Kıymetli okuyucular, bu sorunun kaynağı, Yahudilerin, Filistin topraklarının kendilerine vaat edildiğine inanırlar. Elbette bunu mukaddes kitapları olan Tevrat’a dayandırıyorlar. Peki bu sorunu daha iyi anlamak için tarihe nerden bakmaya başlamalıyız?
Bu sorunun tarihteki başlangıç noktası olarak, Dünya Siyonizm Teşkilatı kurucusu olan Theoder Herzl’in, dönemin Osmanlı padişahı 2.Abdulhamid ile görüşmesi olarak alabiliriz. Theoder Herzl’in 1901 yılında 2.Abdulhamid ile görüşerek, bugünkü Filistin topraklarından bir kısmını kendilerine verilmesini talep etmiş ve bunun karşılığında, Osmanlı’nın dış borçlarını ödemeyi teklif etmişti. Fakat 2. Abdülhamid Theoder Herzl aracılığıyla Yahudilerin amaçlarını anlamış, bir Yahudi devleti kurmak istediklerini sezmişti. Bunun üzerine 2.Abdulhamid, Yahudilerin Filistin topraklarına girmelerini bile sınırlamış, yalnızca turist olarak 30 gün süreyle sınırlı kılarak kalmalarını kararlaştırmıştı. Bu vesileyle Yahudilerin Filistin topraklarında kalıcı olmalarının önüne geçmişti.
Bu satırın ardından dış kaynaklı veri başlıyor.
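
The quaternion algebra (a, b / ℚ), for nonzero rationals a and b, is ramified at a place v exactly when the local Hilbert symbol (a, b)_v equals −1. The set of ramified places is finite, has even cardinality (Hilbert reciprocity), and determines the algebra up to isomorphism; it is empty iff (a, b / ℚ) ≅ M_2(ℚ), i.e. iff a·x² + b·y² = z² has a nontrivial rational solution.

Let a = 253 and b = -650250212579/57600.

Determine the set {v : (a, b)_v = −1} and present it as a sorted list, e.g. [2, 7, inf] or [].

[]

Mod squares: a ≡ 253, b ≡ -11. Check v ∈ {∞, 2, 3, 5, 11, 23, 31}.
v=3: a=3^0·(≡1), b=3^-2·(≡1) mod 3; (1|3)=+1, (1|3)=+1; (−1)^{0·-2·1}·(+1)^-2·(+1)^0 = +1.
v=31: a=31^0·(≡5), b=31^4·(≡2) mod 31; (5|31)=+1, (2|31)=+1; (−1)^{0·4·15}·(+1)^4·(+1)^0 = +1.
v=2: v_2(a)=0, v_2(b)=-8; units ≡ 5, 5 (mod 8); ε·ε+αω+βω = 0·0+0·1+-8·1 ≡ 0  ⇒  (a,b)_2 = +1.
v=∞: 253 > 0 and -11 < 0  ⇒  (a,b)_∞ = +1.
v=11: a=11^1·(≡1), b=11^3·(≡7) mod 11; (1|11)=+1, (7|11)=-1; (−1)^{1·3·5}·(+1)^3·(-1)^1 = +1.
v=5: a=5^0·(≡3), b=5^-2·(≡4) mod 5; (3|5)=-1, (4|5)=+1; (−1)^{0·-2·2}·(-1)^-2·(+1)^0 = +1.
v=23: a=23^1·(≡11), b=23^2·(≡18) mod 23; (11|23)=-1, (18|23)=+1; (−1)^{1·2·11}·(-1)^2·(+1)^1 = +1.
Every local symbol is +1, so the conic 253·x² + -11·y² = z² has ℚ_v-points for all v and hence a ℚ-point; (a, b / ℚ) ≅ M_2(ℚ).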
Ayrıca bu toprakların satılmasını önlemek için de toprakların statüsünü miri arazi haline getirerek kendisinden izinsiz satılmamasını sağlayarak, Yahudilerin toprak satın almalarının önüne geçmişti.
2.Abdulhamid’in bu kararlı tavrı ve aldığı önlemle, elbette Yahudi lobisinin hoşuna gitmemişti ve içeride 2. Abdülhamid’ten kurtulmak isteyen muhaliflerle işbirliği yaparak,1909 31 Mart vakası bahanesi ile 2.Abdulhamid, Elmalı Hamdi Efendi’ye yazdırılan bir fetva (Talat paşa bu kararı silah zoruyla meclisten geçirmişti)ile tahttan indirilmişti.
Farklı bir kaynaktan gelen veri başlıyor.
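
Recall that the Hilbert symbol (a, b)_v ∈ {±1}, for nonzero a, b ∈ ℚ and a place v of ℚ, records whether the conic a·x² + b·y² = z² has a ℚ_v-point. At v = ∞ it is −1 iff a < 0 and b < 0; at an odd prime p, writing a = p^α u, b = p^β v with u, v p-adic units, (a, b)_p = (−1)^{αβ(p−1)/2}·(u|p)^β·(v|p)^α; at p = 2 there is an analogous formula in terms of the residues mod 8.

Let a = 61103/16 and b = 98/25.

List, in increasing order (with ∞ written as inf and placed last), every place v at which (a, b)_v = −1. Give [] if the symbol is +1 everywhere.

(a, b) ≡ (1247, 2) mod (ℚ^×)²; places V = {2, 5, 7, 29, 43, ∞}.
(a,b)_∞: sgn(1247)=+, sgn(2)=+, so +1.
(a,b)_5: α=0, u≡3; β=-2, v≡3 (mod 5); (3|5)=-1, (3|5)=-1; sign (−1)^0·-1^-2·-1^0 = +1.
(a,b)_7: α=2, u≡4; β=2, v≡4 (mod 7); (4|7)=+1, (4|7)=+1; sign (−1)^0·+1^2·+1^2 = +1.
(a,b)_29: α=1, u≡3; β=0, v≡19 (mod 29); (3|29)=-1, (19|29)=-1; sign (−1)^0·-1^0·-1^1 = -1.
(a,b)_43: α=1, u≡27; β=0, v≡28 (mod 43); (27|43)=-1, (28|43)=-1; sign (−1)^0·-1^0·-1^1 = -1.
(a,b)_2: α=-4, β=1; u≡7, v≡1 (mod 8); ε(u)ε(v)=1·0, αω(v)=-4·0, βω(u)=1·0; sum ≡ 0  ⇒  +1.
Ram(1247, 2) = {29, 43}; no ℚ_29-point on the conic.

[29, 43]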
2.Abdulhamidin tahttan indirilmesinde Yahudilere karşı aldığı bu önlemlerin ne kadar etkili olduğunu anlamak için, Padişaha görevden alındığı fetvasının tebliğinde, heyetin başında Emmanuel Karrasso adında bir Yahudinin olduğunu söylemek yeterli olacaktır.
2.Abdulhamid’in tahttan indirilmesi sonucunda, yönetimi ele alan İttihat ve Terakki, gerek Turancı politikalar sonucunda, gerekse de Yahudilerle işbirliği sonucunda, Filistin topraklarının Yahudilerin eline geçmesini kolaylaştırmışlardır.
Birinci Dünya savaşı sonrası İngiliz hakimiyetine geçmesiyle, Yahudiler bölgede daha rahat hareket etmişlerdir. Tarih 1947 yılını gösterdiğinde, Yahudilerin bölgedeki varlığı nedeniyle, Filistinlilerle sürekli olarak huzursuzluk çıkması sonucunda, İngiltere süreci Birleşmiş Milletlere taşımıştır. BM genel kurulu,27 Kasım 1947’de Filistin’in Araplar ve Yahudiler arasında bölünmesine karar verdi. Türkiye ve Arap devletlerinin bölünme aleyhinde oy verdiği, İngiltere’nin ise çekimser kaldığı oylama Filistin aleyhinde neticelendi. İsrail bu güvence ile 14 Mayıs 1948’de kurduğunu ilan ettiği devlet ile Ortadoğu huzuruna bir dinamit koymuş oldu.